NASA’s Not Too Happy About Beyoncé Using Challenger Audio

beyslidePhoto: Courtesy of YouTube.
Everyone has a "what was I thinking" moment at some point — and as Beyoncé has proven with her new single, "XO," celebs are definitely not immune. Even though Queen B's new self-titled album has won lots of critical praise, the fact that she sampled a six-second clip of audio from the Challenger disaster for "XO" has ruffled plenty of feathers — including those of NASA. (For the '90s kids out there: In 1986, the space shuttle Challenger exploded 73 seconds after launching, killing the seven people on board, while the country watched on television.)
Many have reacted to Bey’s use of the clip, including June Scobee Rodgers, the widow of the Challenger’s commander, who noted that she found the use of the audio "disappointing." NASA responded to the song, noting that the Challenger accident is “a tragic reminder that space exploration is risky and should never be trivialized.”
Beyoncé defended her choice last week, stating that the song “was recorded with the sincerest intention to help heal those who have lost loved ones and to remind us that unexpected things happen, so love and appreciate every minute that you have with those who mean the most to you.” She concluded in her statement to ABC News: "The songwriters included the audio in tribute to the unselfish work of the Challenger crew with hope that they will never be forgotten."
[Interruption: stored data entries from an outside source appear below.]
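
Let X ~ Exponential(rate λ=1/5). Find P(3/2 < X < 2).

P(3/2 < X < 2) = ∫_{3/2}^{2} f(x) dx
where f(x) = \frac{e^{- \frac{x}{5}}}{5}
= - \frac{1}{e^{\frac{2}{5}}} + e^{- \frac{3}{10}}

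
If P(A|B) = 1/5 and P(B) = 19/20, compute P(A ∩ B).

By definition, P(A|B) = P(A ∩ B) / P(B)
So P(A ∩ B) = P(A|B) × P(B)
= 1/5 × 19/20
= 19/100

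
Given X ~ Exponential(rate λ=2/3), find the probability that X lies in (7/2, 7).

P(7/2 < X < 7) = ∫_{7/2}^{7} f(x) dx
where f(x) = \frac{2 e^{- \frac{2 x}{3}}}{3}
= - \frac{1 - e^{\frac{7}{3}}}{e^{\frac{14}{3}}}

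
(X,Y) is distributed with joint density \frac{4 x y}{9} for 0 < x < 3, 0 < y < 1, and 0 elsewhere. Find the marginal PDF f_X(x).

f_X(x) = ∫_0^1 f(x,y) dy
= ∫_0^1 \frac{4 x y}{9} dy
= \frac{2 x}{9} for 0 < x < 3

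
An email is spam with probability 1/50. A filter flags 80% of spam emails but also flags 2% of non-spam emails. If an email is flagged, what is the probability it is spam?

Let D = the rare event, + = positive/flagged.
P(D) = 1/50
P(+|D) = 80/100 = 4/5
P(+|D') = 2/100 = 1/50
P(+) = P(+|D)P(D) + P(+|D')P(D')
     = \frac{4}{5} × \frac{1}{50} + \frac{1}{50} × \frac{49}{50}
     = \frac{89}{2500}
P(D|+) = P(+|D)P(D)/P(+) = \frac{40}{89}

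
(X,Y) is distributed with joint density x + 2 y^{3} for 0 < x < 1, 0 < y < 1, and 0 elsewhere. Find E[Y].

E[Y] = ∫_0^1 ∫_0^1 y × f(x,y) dx dy
= \frac{13}{20}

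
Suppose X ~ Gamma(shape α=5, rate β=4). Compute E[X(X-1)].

E[X(X-1)] = E[X² - X] = E[X²] - E[X]
E[X] = \frac{5}{4}
E[X²] = Var(X) + (E[X])² = \frac{5}{16} + (\frac{5}{4})² = \frac{15}{8}
E[X(X-1)] = \frac{15}{8} - \frac{5}{4} = \frac{5}{8}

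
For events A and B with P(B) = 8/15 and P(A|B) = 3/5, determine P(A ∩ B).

By definition, P(A|B) = P(A ∩ B) / P(B)
So P(A ∩ B) = P(A|B) × P(B)
= 3/5 × 8/15
= 8/25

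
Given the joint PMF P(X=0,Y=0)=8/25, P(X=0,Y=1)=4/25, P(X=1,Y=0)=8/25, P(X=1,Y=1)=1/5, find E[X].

First find marginal of X:
P(X=0) = 12/25
P(X=1) = 13/25
E[X] = 0 × 12/25 + 1 × 13/25 = 13/25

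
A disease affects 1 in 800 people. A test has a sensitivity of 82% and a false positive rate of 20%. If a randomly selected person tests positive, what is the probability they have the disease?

Let D = the rare event, + = positive/flagged.
P(D) = 1/800
P(+|D) = 82/100 = 41/50
P(+|D') = 20/100 = 1/5
P(+) = P(+|D)P(D) + P(+|D')P(D')
     = \frac{41}{50} × \frac{1}{800} + \frac{1}{5} × \frac{799}{800}
     = \frac{8031}{40000}
P(D|+) = P(+|D)P(D)/P(+) = \frac{41}{8031}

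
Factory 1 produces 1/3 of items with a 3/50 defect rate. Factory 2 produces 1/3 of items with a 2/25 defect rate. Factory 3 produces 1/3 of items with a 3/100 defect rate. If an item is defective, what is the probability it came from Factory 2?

Using Bayes' theorem:
P(F1) = 1/3, P(D|F1) = 3/50
P(F2) = 1/3, P(D|F2) = 2/25
P(F3) = 1/3, P(D|F3) = 3/100
P(D) = P(D|F1)P(F1) + P(D|F2)P(F2) + P(D|F3)P(F3)
     = \frac{17}{300}
P(F2|D) = P(D|F2)P(F2) / P(D)
= \frac{8}{17}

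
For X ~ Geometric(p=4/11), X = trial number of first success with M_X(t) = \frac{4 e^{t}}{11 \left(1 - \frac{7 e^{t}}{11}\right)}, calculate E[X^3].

To find E[X^3], compute M^(3)(0):
M^(1)(t) = \frac{4 e^{t}}{11 \left(1 - \frac{7 e^{t}}{11}\right)} + \frac{28 e^{2 t}}{121 \left(1 - \frac{7 e^{t}}{11}\right)^{2}}
M^(2)(t) = \frac{4 e^{t}}{11 \left(1 - \frac{7 e^{t}}{11}\right)} + \frac{84 e^{2 t}}{121 \left(1 - \frac{7 e^{t}}{11}\right)^{2}} + \frac{392 e^{3 t}}{1331 \left(1 - \frac{7 e^{t}}{11}\right)^{3}}
M^(3)(t) = \frac{4 e^{t}}{11 \left(1 - \frac{7 e^{t}}{11}\right)} + \frac{196 e^{2 t}}{121 \left(1 - \frac{7 e^{t}}{11}\right)^{2}} + \frac{2352 e^{3 t}}{1331 \left(1 - \frac{7 e^{t}}{11}\right)^{3}} + \frac{8232 e^{4 t}}{14641 \left(1 - \frac{7 e^{t}}{11}\right)^{4}}
M^(3)(0) = \frac{2629}{32}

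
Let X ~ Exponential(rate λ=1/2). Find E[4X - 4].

For X ~ Exponential(rate λ=1/2):
E[X] = 2
E[4X - 4] = 4 × E[X] - 4 = 4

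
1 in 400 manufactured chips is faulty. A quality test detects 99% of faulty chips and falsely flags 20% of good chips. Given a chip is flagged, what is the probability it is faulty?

Let D = the rare event, + = positive/flagged.
P(D) = 1/400
P(+|D) = 99/100
P(+|D') = 20/100 = 1/5
P(+) = P(+|D)P(D) + P(+|D')P(D')
     = \frac{99}{100} × \frac{1}{400} + \frac{1}{5} × \frac{399}{400}
     = \frac{8079}{40000}
P(D|+) = P(+|D)P(D)/P(+) = \frac{33}{2693}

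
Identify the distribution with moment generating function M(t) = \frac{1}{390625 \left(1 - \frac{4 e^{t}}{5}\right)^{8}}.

The MGF M(t) = \frac{1}{390625 \left(1 - \frac{4 e^{t}}{5}\right)^{8}} is the standard form for the NegativeBinomial distribution.
Comparing with the known MGF formula identifies: NegBin(r=8, p=1/5), X = failures before r-th success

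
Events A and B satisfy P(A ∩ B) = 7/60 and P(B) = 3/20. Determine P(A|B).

P(A|B) = P(A ∩ B) / P(B)
= (7/60) / (3/20)
= 7/9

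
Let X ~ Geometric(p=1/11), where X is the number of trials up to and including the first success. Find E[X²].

Using the identity E[X²] = Var(X) + (E[X])²:
E[X] = 11
Var(X) = 110
E[X²] = 110 + (11)²
= 231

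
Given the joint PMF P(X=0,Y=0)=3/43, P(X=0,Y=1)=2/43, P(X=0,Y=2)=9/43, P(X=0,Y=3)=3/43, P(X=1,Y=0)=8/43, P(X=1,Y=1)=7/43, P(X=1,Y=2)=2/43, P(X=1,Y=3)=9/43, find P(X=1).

P(X=1) = P(X=1,Y=0) + P(X=1,Y=1) + P(X=1,Y=2) + P(X=1,Y=3)
= 8/43 + 7/43 + 2/43 + 9/43
= 26/43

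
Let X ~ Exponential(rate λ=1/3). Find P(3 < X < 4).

P(3 < X < 4) = ∫_{3}^{4} f(x) dx
where f(x) = \frac{e^{- \frac{x}{3}}}{3}
= - \frac{1}{e^{\frac{4}{3}}} + e^{-1}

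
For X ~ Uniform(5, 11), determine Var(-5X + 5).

For X ~ Uniform(5, 11):
Var(X) = 3
Var(-5X + 5) = (-5)² × Var(X) = 25 × 3 = 75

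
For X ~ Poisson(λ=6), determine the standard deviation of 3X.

For X ~ Poisson(λ=6):
Var(X) = 6
SD(X) = √(Var(X)) = √(6) = \sqrt{6}
SD(3X) = |3| × SD(X) = 3 × \sqrt{6} = 3 \sqrt{6}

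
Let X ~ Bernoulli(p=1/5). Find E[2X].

For X ~ Bernoulli(p=1/5):
E[X] = \frac{1}{5}
E[2X] = 2 × E[X] + 0 = \frac{2}{5}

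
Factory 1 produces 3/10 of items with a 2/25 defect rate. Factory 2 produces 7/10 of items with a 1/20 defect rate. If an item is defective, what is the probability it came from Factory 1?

Using Bayes' theorem:
P(F1) = 3/10, P(D|F1) = 2/25
P(F2) = 7/10, P(D|F2) = 1/20
P(D) = P(D|F1)P(F1) + P(D|F2)P(F2)
     = \frac{59}{1000}
P(F1|D) = P(D|F1)P(F1) / P(D)
= \frac{24}{59}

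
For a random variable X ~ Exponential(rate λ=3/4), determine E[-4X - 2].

For X ~ Exponential(rate λ=3/4):
E[X] = \frac{4}{3}
E[-4X - 2] = -4 × E[X] - 2 = - \frac{22}{3}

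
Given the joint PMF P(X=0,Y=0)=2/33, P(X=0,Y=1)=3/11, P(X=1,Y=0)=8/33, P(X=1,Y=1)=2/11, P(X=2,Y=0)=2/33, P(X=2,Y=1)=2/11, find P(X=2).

P(X=2) = P(X=2,Y=0) + P(X=2,Y=1)
= 2/33 + 2/11
= 8/33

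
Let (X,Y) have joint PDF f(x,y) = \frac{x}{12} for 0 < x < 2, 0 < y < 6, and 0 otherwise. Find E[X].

f_X(x) = ∫_0^6 \frac{x}{12} dy = \frac{x}{2}
E[X] = ∫_0^2 x × (\frac{x}{2}) dx = \frac{4}{3}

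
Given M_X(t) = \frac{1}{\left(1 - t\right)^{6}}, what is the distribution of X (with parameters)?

The MGF M(t) = \frac{1}{\left(1 - t\right)^{6}} is the standard form for the Gamma distribution.
Comparing with the known MGF formula identifies: Gamma(shape α=6, rate β=1)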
Our take? In our opinion, this is one opportunity where it would have been better to ask for permission in advance, rather than forgiveness after the fact. Attributing the clip's use to "the songwriters" smacks of passing the buck, for starters, and it's worth noting that this isn't an apology, so much as a defense. And, in light of B's explanation of the song as a missive about losing loved ones, the video — a three-and-a-half minute montage of the singer having a blast at Coney Island — doesn't exactly strike us as contemplative. For now, we're going to give Mrs. Carter a pass and chalk this up to a "what was I thinking" moment, instead of a misguided attempt to generate buzz.